Attığınız bir tweetten sonra çoğu kez pişman olur, “Niye yazdım ki ben bunu şimdi?” dersiniz. Oysa o tweet, akciğerlerinize nüfus etmiş, sizinle bütünleşmiştir. Sizi takip eden insanlara ulaşmıştır. Sizi tarif eden bir şeye dönüşmüştür çoktan.

Twitter’ın dudak tiryakiliği de fenadır. “Ben aslında o kadar çok yazmıyorum ya” diye kendinizi avutursunuz. Oysa cebinizde akıllı telefon diye taşıdığınız şeyin ufacık titremesi sizi yeniden tiryaki yapar. “O ne cevap vermiş, bu ne cevap vermiş” telaşıyla kafanızı telefona gömdüğünüz an, yeniden ağır tiryaki olmanız işten bile değildir. 

Twitter, kötü arkadaşların kötü tavsiyesidir. Sohbet ortamlarında çayına kaç şeker attığını bilmediğin insanlar sana “Twitter’ın ne?” diye sorarlar. “Twitter’ım yok” demek büyük ayıp sayılır. “Açsana bi hesap” derler. “Zaten ben de arada sırada bakıyorum” derler. “Dur seni takip edeyim” derler. 30 kişi takip edince seni matah bir şey olduğunu düşünürsün Twitter’ın. Bağlanırsın. Tiryaki olursun.

DUMANI ETRAFI ZEHİRLER

Twitter’ın pasif kullanıcısı olmak da fenadır. Bulunduğun ortamda elinde telefonuyla karşında seni dinlermiş gibi yapıp gözü kafası telefonunda olan bir sürü insanın arasında olmak fenadır. İki dakika telefona dokunmazsa hastalanan arkadaşlar tanımaya başlarsın. Bağımlılar... Düz yolda yürürken, düz yolu beş saniye kaydedip Instagram’a koyarlar onlar. “Herkese merhaba” diye twit atarlar. Etraflarında bulunmak ister istemez zehirler sizi. Sohbetinizin en güzel yerinde, kafasını telefondan kaldırıp ekranı size doğru çevirip “Bak ne komik değil mi?” diye bir fenomen tweeti gösterirler. Sizin sohbetiniz güme gider. Kaçmak isteseniz de zararlı Twitter dumanı etrafınızdaki aktif içiciler sebebiyle ciğerlerinize dolar. Sizi de zehirler.

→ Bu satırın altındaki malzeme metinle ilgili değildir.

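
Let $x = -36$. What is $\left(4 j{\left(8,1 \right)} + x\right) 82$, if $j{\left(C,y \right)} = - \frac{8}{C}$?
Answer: $-3280$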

Herkes zararlı olduğunu bilir de üç maymunu oynar. Ne zaman Twitter’ın sakıncalarından bahsetseniz, “Ya işte benimki öyle arada bir, canım sıkılınca...” türünden savunmalar duyarsınız. Kimse sahiplenmez. Hatta rahat rahat yazmak için çoğu kişi gerçek ismiyle bile yazmaz oralarda. Utanırlar bir gören olur, babama söyler, babam çok kızar diye. Babalardan gizlenen tweetler atılır. Foto sahte, isim sahte, içerik sahtedir.

HAYATI YENİDEN KEŞFEDİN

Bazen, Twitter hastalığı her tarafını kaplamış, sabah gözünü açar açmaz ilk iş olarak Twitter’ı açan; gece yatakta sızıncaya kadar elinde, ekranında Twitter’dan başka bir şey bulunmayan ağır hastalara rastlayıp iç geçiririz. Sonumuz böyle olmasın diye dualar ederiz.

Ama yine de Twitter bağımlılarını severiz. Bir gün “Beş yıl kullandım, sonra bıraktım, oh rahatım artık. Dünya varmış. Ağacı, çiçeği, sohbeti yeniden keşfettim, kafamı telefona eğip yüzlerce insanın hezeyanlarını okuyup onlara laf yetiştirmekten, hashtaglerle boğuşmaktan kurtuldum çok şükür” diyecekleri günü iple çekeriz.